Over a decade ago I was working for AWS on Glacier, we jokingly pitched an April fools day article about how Glacier stores customer data on vinyl records, and that 9 out of 10 customers preferred the feel of their data when restored.
AWS doesn't (or didn't) do April Fools day bits, so it didn't go anywhere, but the idea did amuse us in the team for a bit.
Engraving data on a titanium record would be a way to store it for many years even with exceptionally poor environmental conditions (fire, flood, locusts, plagues, what have you).
I'd heard of those but never looked them up, always thought they'd be super expensive. It's about $40 for a drive that can write them and $13 each for 100GB media. That's pretty reasonable for durable storage.
Yeah, normally it's not expensive, but since market for these discs are so small here, the prices are at exorbitant levels for M-DVDs. M-BDRs were unavailable, but they are available for reasonable prices, as I just checked.

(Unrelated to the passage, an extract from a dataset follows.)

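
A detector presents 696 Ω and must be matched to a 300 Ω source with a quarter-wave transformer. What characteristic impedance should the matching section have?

Z_qwt ≈ 457 Ω

Z_qwt = √(Z_0·R_L) = √(300 × 696) = √208800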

I have drives which can burn M-DVDs, but I'd need an M-BDR drive. The ones I have doesn't support M-DISCs.
To be fair, that's not simply an archival disc, but also something explicitly intended to be readable by intelligent life elsewhere in space. The encoding of data was optimized for simplicity above all else.
AWS doesn't (or didn't) do April Fools day bits, so it didn't go anywhere, but the idea did amuse us in the team for a bit.